When I am creating a book, all the rest of the world goes away. I enter the world I am creating. That’s the seductive and wonderful part I love about writing and illustrating a book. The only part of the publishing equation that I have control over is to put in the time, to keep working at it. Once I send a book out into the world, it begins a life of its own. It is always gratifying when a book does well, but I put just as much passion and care into all of them.

8. You write, illustrate, teach, speak at conferences and offer workshops at schools. Which do you find the most challenging? (I’m assuming you find them all rewarding in different ways.)

I teach at Vermont College’s MFA in Writing for Children and Young Adults program. These are my peeps. A wonderful community of faculty and students. I learn so much through teaching that feeds my own work. The processes of talking about making books and making books feed each other. Because I secretly want to be a professional ukulele player and singer, I really do enjoy making presentations.

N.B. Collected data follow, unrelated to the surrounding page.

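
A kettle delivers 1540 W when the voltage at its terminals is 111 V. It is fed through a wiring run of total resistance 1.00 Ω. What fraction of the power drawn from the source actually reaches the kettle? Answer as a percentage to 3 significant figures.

I = P / V = 1540 / 111 = 13.87 A through the wiring run.
P_line = I² R_line = (13.87)² × 1.00 = 192.5 W
P_source = P_load + P_line = 1540 + 192.5 = 1732 W
η = P_load / P_source = 1540 / 1732 = 0.8889

88.9 %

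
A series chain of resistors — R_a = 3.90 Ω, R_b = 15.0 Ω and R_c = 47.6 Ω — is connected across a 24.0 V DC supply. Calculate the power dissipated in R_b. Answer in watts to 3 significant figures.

1.95 W

Every series element carries the same I. Get I from the total resistance, then P = I² × R_b.
R_total = 3.90 + 15.0 + 47.6 = 66.50 Ω
I = V / R_total = 24.0 / 66.50 = 0.3609 A
P_R_b = I² × R_b = (0.3609)² × 15.0 = 1.954 W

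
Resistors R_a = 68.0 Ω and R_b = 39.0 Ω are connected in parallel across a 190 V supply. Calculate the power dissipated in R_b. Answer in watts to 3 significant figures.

926 W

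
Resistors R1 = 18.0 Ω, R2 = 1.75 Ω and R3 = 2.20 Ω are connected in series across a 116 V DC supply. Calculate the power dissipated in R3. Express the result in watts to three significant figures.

Since the resistors are in series they all carry the loop current I = V/R_total; the power in any one is I²R.
R_total = 18.0 + 1.75 + 2.20 = 21.95 Ω
I = V / R_total = 116 / 21.95 = 5.285 A
P_R3 = I² × R3 = (5.285)² × 2.20 = 61.44 W

61.4 W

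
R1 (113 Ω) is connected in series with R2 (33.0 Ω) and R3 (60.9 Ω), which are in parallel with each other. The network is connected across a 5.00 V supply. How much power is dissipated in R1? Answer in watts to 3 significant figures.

0.156 W

Replace R2 and R3 with their parallel equivalent so the circuit becomes R1 in series with R_p.
R_p = (33.0×60.9)/(33.0+60.9) = 21.40 Ω
R_total = 113 + 21.40 = 134.4 Ω
I = V / R_total = 5.00 / 134.4 = 0.03720 A
R1 carries the full series current, so P = I²R.
P_R1 = (0.03720)² × 113 = 0.1564 W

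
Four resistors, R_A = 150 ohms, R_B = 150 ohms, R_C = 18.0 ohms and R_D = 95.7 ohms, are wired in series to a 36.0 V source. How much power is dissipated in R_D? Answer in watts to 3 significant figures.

0.725 W

Series elements share the same current, so find I first, then use P = I²R.
R_total = 150 + 150 + 18.0 + 95.7 = 413.7 Ω
I = V / R_total = 36.0 / 413.7 = 0.08702 A
P_R_D = I² × R_D = (0.08702)² × 95.7 = 0.7247 W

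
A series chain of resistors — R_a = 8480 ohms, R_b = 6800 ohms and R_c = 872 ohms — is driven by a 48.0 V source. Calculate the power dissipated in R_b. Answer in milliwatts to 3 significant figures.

60.1 mW

The current is common to all series resistors; compute it, then apply P = I²R for the target.
R_total = 8480 + 6800 + 872 = 16150 Ω
I = V / R_total = 48.0 / 16150 = 0.002972 A
P_R_b = I² × R_b = (0.002972)² × 6800 = 0.06005 W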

9. Can you talk a little about “The Inside Story”, a twice-yearly event started by you and author George Shannon ten years ago and now hosted by SCBWI?

George and I invented THE INSIDE STORY as a salon where children’s book authors and illustrators in the Seattle area could meet twice yearly to introduce their new books. After the first several years, our Seattle chapter of the SCBWI kindly took it over and it’s been rolling ever since – maybe 11 years? We rotate the venue through independent bookstores in Seattle and each presenter has three minutes to tell the story behind the story of his new book. Librarians, teachers, and booklovers provide the audience.

10. What advice do you have for children’s writers who want to write for very young children?

Mostly, I don’t think writing for the very young is different than writing for any audience. It helps to write every day, to foster the habit of combing through life for stuff that belongs in a story. I don’t really set out to write for a certain age of audience. Instead, I tell the best story I can and then figure what the audience is.

I am a big believer in READING as a way to steep yourself in any particular genre of picture books. If you aim to write for the very young, find ten books that are the kind of book you want to make and deconstruct them. What makes the best ones so good? Notice how the story starts, the voice, the characterization, the language, design, pacing, page turns etc etc -- all the myriad elements that make the best ones best. There’s a whole university waiting for you between the covers of a well-done picture book.

A little developmental research can help, too. If your intention is to write for the very young, spend some time with little kids. Get down on their level and look at the world. Notice what draws their attention. Read magazines for parents of little kids. What are the issues and concerns? Then reach down in yourself and connect something from that research to something from your own experience to find the story that is yours to tell.

Visit Laura’s website at: http://www.lmkbooks.com/bio/index.php .
In addition to a list of all her books, there are fun activities for children, as well as information about programs and workshops for schools and conference presentations.

As for where to buy her books, Laura says:

I think it's great if people buy books from their local independent booksellers so that we will continue to have local independent booksellers -- but amazon.com has them all, too, plus resellers who stock the out-of- print titles through the amazon site.


Rachna Chhabria said...

I agree with Laura that "It helps to write every day, to foster the habit of combing through life for stuff that belongs in a story," and a little Developmental Research goes a long way when we start a new project/book. Great interview Elizabeth.

Amy Tate said...

What an amazing interview! Thank you, Elizabeth. My daughter and I are big Zelda and Ivy fans and we look forward to reading more.

RAD - Dot Painter said...

Wonderful interview, Mitty! Thank you for sharing this award winning writer with us.